Hamburg. Einige Fragen zu der in Ottensen getöteten Frau bleiben ungeklärt. Die Indizien sprechen jedoch für kaltblütig vorbereitete Tat.
Die Tat erschütterte in der vorvergangenen Woche Hamburg: In einem Treppenhaus in Ottensen nahe des Bahnhofs Altona wurden die Leichen einer 22-jährigen Schweizerin und eines gleichaltrigen Mannes gefunden. Wie die ersten Ermittlungen ergaben, hatte der Mann die Frau zuvor bereits in ihrem Heimatland verfolgt.
Als gesichert gilt inzwischen, dass er die 22-Jährige zuerst erschoss und sich danach das Leben nahm. Die genauen Umstände und Hintergründe der Tat bleiben aber voraussichtlich unaufgeklärt.
Polizei Hamburg: 22-Jährige in Ottensen erschossen – Täter tot
Wie Polizeisprecher Holger Vehren auf Anfrage bestätigte, wurde die Akte bereits geschlossen. „Es besteht ein Verfahrenshindernis in der Tatsache, dass auch der Verdächtige gestorben ist“, sagte Vehren. „Gegen Tote darf man von Gesetzes wegen nicht ermitteln“. Damit bleibe mutmaßlich auch Spekulation, inwieweit der Mann die Tat im Voraus geplant haben könnte oder im Affekt handelte.
Es sei aber weiter davon auszugehen, dass er für die Tat verantwortlich war und die 22-jährige Frau zuerst niedergeschossen wurde. „Die Spurenlage vor Ort hat diesen Hergang bestätigt“, sagte Vehren.
22-Jährige wurde bereits seit Monaten gestalkt
Am 5. April um 8.30 Uhr hatte eine Hausbewohnerin Schüsse gehört. Im Treppenhaus – Höhe viertes Obergeschosses – entdeckten die alarmierten Beamten zwei leblose Körper mit Schussverletzungen. Eine junge Frau, die in dem Haus wohnte; daneben der Mann und eine Schusswaffe. Nicht ganz klar ist weiterhin, ob die Frau noch gelebt hat, als die Rettungskräfte eintraffen. Die Schweizerin war nach Hamburg gezogen, um hier eine Musical-Ausbildung zu absolvieren.

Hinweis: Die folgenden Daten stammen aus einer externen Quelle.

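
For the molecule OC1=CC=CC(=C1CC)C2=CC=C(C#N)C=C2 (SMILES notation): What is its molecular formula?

Walk through each heavy atom and fill implicit hydrogens from standard valence (C 4, N 3, O 2, S 2, halogen 1):
  atom 1: O, bond orders sum to 1 (valence 2) → 1 H
  atom 2: C, bond orders sum to 4 (valence 4) → 0 H
  atom 3: C, bond orders sum to 3 (valence 4) → 1 H
  atom 4: C, bond orders sum to 3 (valence 4) → 1 H
  atom 5: C, bond orders sum to 3 (valence 4) → 1 H
  atom 6: C, bond orders sum to 4 (valence 4) → 0 H
  atom 7: C, bond orders sum to 4 (valence 4) → 0 H
  atom 8: C, bond orders sum to 2 (valence 4) → 2 H
  atom 9: C, bond orders sum to 1 (valence 4) → 3 H
  atom 10: C, bond orders sum to 4 (valence 4) → 0 H
  atom 11: C, bond orders sum to 3 (valence 4) → 1 H
  atom 12: C, bond orders sum to 3 (valence 4) → 1 H
  atom 13: C, bond orders sum to 4 (valence 4) → 0 H
  atom 14: C, bond orders sum to 4 (valence 4) → 0 H
  atom 15: N, bond orders sum to 3 (valence 3) → 0 H
  atom 16: C, bond orders sum to 3 (valence 4) → 1 H
  atom 17: C, bond orders sum to 3 (valence 4) → 1 H
Totals → C:15, H:13, N:1, O:1.

C15H13NO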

In einem Interview mit der Schweizer Zeitung „20 Minuten“ berichtete die Mutter der Getöteten davon, dass der junge Mann ihrer Tochter bereits seit neun Monaten nachgestellt hatte. Die beiden Familien, aus der der 22-Jährige und das Opfer stammten, kannten sich. Der Nachwuchs-Politiker sei mit dem Bruder des Opfers zur Schule gegangen. Vor neun Monaten soll sich der 22-Jährige in die Gleichaltrige verliebt haben. Die habe aber eine Beziehung abgelehnt.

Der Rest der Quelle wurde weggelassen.